INVESTIGUATEURS ASSOCIES : ESTELLE ESPINOS, STEPHANE MANENTI ET STEFANIA MILLEVOI
RNA-binding proteins, autophagy &
response to therapies in HNSCC
Head and neck cancers (HNSCC) are associated with smoking, alcohol consumption and Human Papilloma Virus (HPV) infection. Over the last two decades, the evolution of therapeutic management has not improved the 5-year survival rate. These therapeutic failures, associated with important side effects (toxicity, impact on the quality of life of patients), are mainly due to the establishment of resistance mechanisms. Therefore, in view of the recent increase in oral cancers in young adults, and in the absence of biomarkers that allow to distinguish the most aggressive forms from the non-aggressive ones, it is urgent to make efforts, in particular in the field of basic RNA research, which has been largely neglected so far, in order to better understand and treat this pathology.

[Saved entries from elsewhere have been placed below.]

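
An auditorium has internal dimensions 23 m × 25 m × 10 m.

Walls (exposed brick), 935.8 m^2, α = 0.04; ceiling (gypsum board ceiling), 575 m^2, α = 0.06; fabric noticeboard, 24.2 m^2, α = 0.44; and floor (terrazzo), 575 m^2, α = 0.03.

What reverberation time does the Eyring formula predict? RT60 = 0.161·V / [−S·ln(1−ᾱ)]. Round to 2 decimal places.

9.05 sec

S = Σ Sᵢ = 2110.0 m^2.
Σ(Sᵢαᵢ) = 935.8·0.04 + 575·0.06 + 24.2·0.44 + 575·0.03 = 99.830.
Mean coefficient ᾱ = A/S = 0.0473.
−S·ln(1−ᾱ) = −2110.0 × ln(1 − 0.0473) = 102.241.
V = 23 × 25 × 10 = 5750 m³.
RT60 = 0.161 × 5750 / 102.241 = 9.05 s.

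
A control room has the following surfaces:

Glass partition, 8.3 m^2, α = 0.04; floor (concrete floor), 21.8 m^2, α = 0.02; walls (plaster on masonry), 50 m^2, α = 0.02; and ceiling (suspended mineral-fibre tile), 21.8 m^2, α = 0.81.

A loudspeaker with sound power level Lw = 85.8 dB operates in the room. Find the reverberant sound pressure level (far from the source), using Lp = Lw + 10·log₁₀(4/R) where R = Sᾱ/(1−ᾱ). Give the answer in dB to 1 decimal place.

78.0 dB

A = 19.426 sabins; S = 101.9 m^2.
ᾱ = 0.1906, so room constant R = A/(1−ᾱ) = 24.000 m^2.
Lp = 85.8 + 10·log₁₀(4/24.000) = 85.8 + (-7.78) = 78.0 dB.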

S.Vergez is developing innovative research on so-called “mini-invasive” surgery. A relevant issue for the development of this axis appears in the recent contribution of S. Millevoi’s laboratory to highlight the importance of RNA binding proteins (RBPs) in the post-transcriptional coordination of the expression of immune checkpoints, in particular PD-1. These results open up promising therapeutic strategies (Franchini, D.M. (2019) Cell Rep.; Patent EP18306286.8; EP17305514)

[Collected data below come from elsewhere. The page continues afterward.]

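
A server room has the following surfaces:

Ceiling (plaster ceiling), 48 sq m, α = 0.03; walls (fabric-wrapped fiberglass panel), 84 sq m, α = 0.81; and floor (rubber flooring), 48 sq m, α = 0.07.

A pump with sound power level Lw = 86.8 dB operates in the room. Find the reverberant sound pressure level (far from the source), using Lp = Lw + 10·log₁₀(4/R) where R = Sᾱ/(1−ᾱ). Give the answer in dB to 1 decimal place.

Σ(Sᵢαᵢ) = 48·0.03 + 84·0.81 + 48·0.07 = 72.840; total area S = 180.0 sq m.
ᾱ = 72.840/180.0 = 0.4047; R = Sᾱ/(1−ᾱ) = 72.840/(1−0.4047) = 122.358 sq m.
Lp = Lw + 10 log₁₀(4/R) = 86.8 -14.86 = 71.9 dB.

71.9 dB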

Our project aims to address the lack of knowledge in RNA regulation in head and neck cancers. In particular, we will investigate the role and mechanisms of action of deregulated RNA binding proteins in HNSCC, and the biological and clinical relevance of these regulations. Our ultimate goal is to highlight the potential interest of new therapeutic approaches aiming at targeting RNA-protein networks controlling the expression of critical genes, such as those involved in the response to treatments (radio-/chemo-/immuno-therapies). We will use our sample collections (IUCT-O Biobank) to investigate the clinical relevance of the identified regulatory pathways.